Country code top-level domain for Panama

.pa is the Internet country code top-level domain (ccTLD) for Panama. It was first registered on 25 May 1994. It is administered by NIC Panamá, which is run by the Universidad Tecnologica de Panama.

Because "PA" is also the postal code for the U.S. state of Pennsylvania and the Brazilian state of Pará, it has had occasional use under that meaning, but this has not become widespread.

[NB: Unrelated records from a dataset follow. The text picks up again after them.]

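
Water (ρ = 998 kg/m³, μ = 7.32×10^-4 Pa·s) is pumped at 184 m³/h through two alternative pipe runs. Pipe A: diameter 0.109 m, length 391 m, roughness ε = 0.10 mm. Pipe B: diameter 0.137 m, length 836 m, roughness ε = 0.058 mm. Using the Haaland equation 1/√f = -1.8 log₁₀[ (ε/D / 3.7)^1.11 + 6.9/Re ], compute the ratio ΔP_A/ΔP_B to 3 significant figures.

Pipe A: V = Q/A = 0.05111/0.009331 = 5.477 m/s; Re = 8.14e+05; ε/D = 0.000917; Haaland → f = 0.01962; ΔP_A = f(L/D)(ρV²/2) = 1.053e+06 Pa.
Pipe B: V = Q/A = 0.05111/0.01474 = 3.467 m/s; Re = 6.476e+05; ε/D = 0.000423; Haaland → f = 0.01687; ΔP_B = f(L/D)(ρV²/2) = 6.176e+05 Pa.
ΔP_A/ΔP_B = 1.053e+06/6.176e+05 = 1.71.

ΔP_A/ΔP_B ≈ 1.71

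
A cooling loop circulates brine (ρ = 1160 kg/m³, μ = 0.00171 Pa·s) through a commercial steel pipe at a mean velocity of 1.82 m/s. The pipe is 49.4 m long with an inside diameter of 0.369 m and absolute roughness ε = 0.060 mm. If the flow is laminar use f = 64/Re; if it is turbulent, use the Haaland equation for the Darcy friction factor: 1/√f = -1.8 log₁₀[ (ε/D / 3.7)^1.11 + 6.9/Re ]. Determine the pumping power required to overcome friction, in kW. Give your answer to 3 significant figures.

P ≈ 0.754 kW

Reynolds number Re = ρVD/μ = 1160 · 1.82 · 0.369 / 0.00171 = 4.556e+05.
Re > 4000 → turbulent. Relative roughness ε/D = 6e-05/0.369 = 0.000163. Haaland: 1/√f = -1.8 log₁₀[(0.000163/3.7)^1.11 + 6.9/4.556e+05] = -1.8 log₁₀[1.46e-05 + 1.51e-05] = 8.148, so f = 0.01506.
Darcy-Weisbach: ΔP = f(L/D)(ρV²/2) = 0.01506·(49.4/0.369)·(1160·1.82²/2) = 0.01506·133.9·1921 = 3874 Pa.
Q = V·A = 1.82·0.1069 = 0.1946 m³/s.
Pumping power P = QΔP = 0.1946·3874 = 753.9 W = 0.754 kW.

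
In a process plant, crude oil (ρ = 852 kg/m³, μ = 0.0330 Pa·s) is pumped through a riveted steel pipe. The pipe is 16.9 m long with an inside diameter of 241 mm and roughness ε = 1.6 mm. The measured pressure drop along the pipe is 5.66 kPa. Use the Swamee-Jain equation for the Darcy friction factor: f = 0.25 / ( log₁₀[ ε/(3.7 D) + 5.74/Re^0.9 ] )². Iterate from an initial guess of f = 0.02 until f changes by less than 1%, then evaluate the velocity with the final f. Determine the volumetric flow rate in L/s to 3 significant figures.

Rearranging Darcy-Weisbach: V = √(2·ΔP·D/(f·L·ρ)). With ε/D = 0.0016/0.241 = 0.00664, iterate starting from f = 0.02:
  f = 0.02 → V = √(2·5660·0.241/(0.02·16.9·852)) = 3.078 m/s; Re = ρVD/μ = 1.915e+04; f → 0.0374
  f = 0.0374 → V = 2.251 m/s; Re = 1.4e+04; f → 0.03864
  f = 0.03864 → V = 2.215 m/s; Re = 1.378e+04; f → 0.03871
Converged (Δf/f < 1%). With the final f = 0.03871: V = √(2·5660·0.241/(0.03871·16.9·852)) = 2.212 m/s.
Q = V·A = 2.212·(π/4·0.241²) = 0.1009 m³/s = 101 L/s.

Q ≈ 101 L/s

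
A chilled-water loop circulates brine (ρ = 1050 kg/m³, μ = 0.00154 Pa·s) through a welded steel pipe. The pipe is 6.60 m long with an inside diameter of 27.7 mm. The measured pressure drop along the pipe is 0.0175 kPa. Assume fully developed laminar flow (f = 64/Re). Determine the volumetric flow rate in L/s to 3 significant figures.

For laminar flow, f = 64/Re with Re = ρVD/μ, so Darcy-Weisbach reduces to ΔP = 32μLV/D². Solving for V: V = ΔP·D²/(32μL) = 17.5·(0.0277)²/(32·0.00154·6.6) = 0.04128 m/s.
Check: Re = ρVD/μ = 1050·0.04128·0.0277/0.00154 = 779.7 < 2300, so the laminar assumption holds.
Q = V·A = 0.04128·(π/4·0.0277²) = 2.488e-05 m³/s = 0.0249 L/s.

Q ≈ 0.0249 L/s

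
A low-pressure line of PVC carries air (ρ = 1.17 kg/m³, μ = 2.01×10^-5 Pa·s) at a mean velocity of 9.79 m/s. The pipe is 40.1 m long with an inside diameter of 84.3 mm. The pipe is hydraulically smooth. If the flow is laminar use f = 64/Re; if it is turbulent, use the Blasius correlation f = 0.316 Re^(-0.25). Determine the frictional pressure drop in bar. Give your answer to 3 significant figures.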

Technically, Pennsylvania is assigned .pa.us under the .us locality namespace, and Pará under the pa.gov.br.

==Structure==
Registrations are taken directly at the second level, and at the third level under the designated second level domains.

List of TLDs under .pa
| Domain name | Intended use |
|---|---|
| com.pa | Commercial entities |
| ac.pa | Institutions or institutions of higher education or research |
| edu.pa | Educational institutions or organizations, and educational projects |
| net.pa | Internet service providers |
| org.pa | Non-profit institutions or entities |
| gob.pa | Panamanian Government agencies or institutions |
| sld.pa | Health institutions or agencies |
| nom.pa | Natural persons |
| abo.pa | Professionals in the area of law (Lawyers) |
| ing.pa | Professionals of the engineering area |
| med.pa | Medical doctors |

==Restrictions==

Any term that is listed in the list of reserved terms cannot be registered as a domain name. The list consists of, but is not limited to, other generic and country-code TLDs, country names, governmental entities, and DNS related terminology.

The server the domain points to can be located in any country; with the exception of .gob.pa domains, which are used solely for Panamanian Government agencies or institutions, should point to a server physically located in Panama.